One of the main questions is whether this turn-taking trait could have evolved independently in different species, rather than evolved once long ago in an ancestor shared by all the disparate species. Scott-Phillips believes that turn-taking as it’s used by humans has evolved independently from other species, though he adds that more research and data will bring greater clarity to the issue.

Kendrick singles out another element worth comparing: the silence between exchanges. In a typical human conversation, we generally pause for 200 milliseconds or so before answering. According to Kendrick, a longer or shorter pause tends to signal something is amiss, such as a delayed response from a politician when confronted with an allegation of corruption, or a lightning quick “it wasn’t me” from a kid with a baseball bat beside a broken window.

“If you ask someone to dinner, then there is a 600 millisecond pause, one of the inferences you might draw is the answer might not be ‘yes,’” he says.

Additionally, while the idea of turn-taking might bring to mind a picture of orderly, well-mannered animals, Kendrick stresses that this isn’t always the case. Like politicians interrupting each other or reporters jockeying to get their question answered, barn owl chicks may try to outdo each other by chirping louder or more quickly in an effort to attract favor from their mothers during feeding.
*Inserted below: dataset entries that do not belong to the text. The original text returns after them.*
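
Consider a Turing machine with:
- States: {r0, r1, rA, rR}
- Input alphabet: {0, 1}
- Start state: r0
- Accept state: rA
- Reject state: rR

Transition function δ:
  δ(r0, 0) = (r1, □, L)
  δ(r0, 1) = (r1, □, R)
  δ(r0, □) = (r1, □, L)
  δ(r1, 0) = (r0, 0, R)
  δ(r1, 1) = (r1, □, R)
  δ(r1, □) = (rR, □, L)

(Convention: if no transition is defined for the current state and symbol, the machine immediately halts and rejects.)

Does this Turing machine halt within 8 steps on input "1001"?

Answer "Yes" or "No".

Execution trace:
Initial: [r0]1001
Step 1: δ(r0, 1) = (r1, □, R) → □[r1]001
Step 2: δ(r1, 0) = (r0, 0, R) → □0[r0]01
Step 3: δ(r0, 0) = (r1, □, L) → □[r1]0□1
Step 4: δ(r1, 0) = (r0, 0, R) → □0[r0]□1
Step 5: δ(r0, □) = (r1, □, L) → □[r1]0□1
Step 6: δ(r1, 0) = (r0, 0, R) → □0[r0]□1
Step 7: δ(r0, □) = (r1, □, L) → □[r1]0□1
Step 8: δ(r1, 0) = (r0, 0, R) → □0[r0]□1

The machine has not reached a halting state after 8 steps.
The machine did not halt within the 8-step bound.

Answer: No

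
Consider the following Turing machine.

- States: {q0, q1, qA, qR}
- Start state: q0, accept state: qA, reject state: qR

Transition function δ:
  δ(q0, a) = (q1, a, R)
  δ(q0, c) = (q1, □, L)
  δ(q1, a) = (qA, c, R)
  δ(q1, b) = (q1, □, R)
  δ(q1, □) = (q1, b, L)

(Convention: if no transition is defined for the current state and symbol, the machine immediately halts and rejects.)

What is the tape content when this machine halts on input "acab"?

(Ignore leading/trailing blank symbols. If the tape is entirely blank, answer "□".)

Execution trace:
Initial: [q0]acab
Step 1: δ(q0, a) = (q1, a, R) → a[q1]cab

No transition is defined for δ(q1, c). By convention the machine halts and rejects.

Final tape (ignoring leading/trailing blanks): acab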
Some skilled operators even know how to hijack the conversation to their advantage. Antbird males, for instance, call out flirtatious entreaties to single females in their vicinity. But just when a young female gets interested enough to respond, another male will often jam up the process by answering her before the first male can continue his conversation, either calling more loudly or at the same time in an effort to steal the female’s affection.

These cases of overlapping signals can be seen as the exception to the rule, highlighting the importance of turn-taking in general, says Kendrick.

One of the problems with studying this kind of turn-taking is that researchers themselves do not know how to communicate with others outside their particular species of interest. Kendrick says another goal of the review is to create a framework that brings together all the disparate research on turn-taking, allowing scientists to conduct more cross-species comparisons. “We’ve been trying to unify this research and bring it all under one umbrella,” he says.

What’s certain is that humans can glean much about the mechanics of communication from our fellow earth-dwellers. In a press release, Sonja Vernes, a coauthor on the recent review and a researcher at the Max Planck Institute for Psycholinguistics, expressed a desire for more comparisons across species: “We all believe strongly that these fields can benefit from each other, and we hope that this paper drives more cross talk between human and animal turn-taking research in the future.”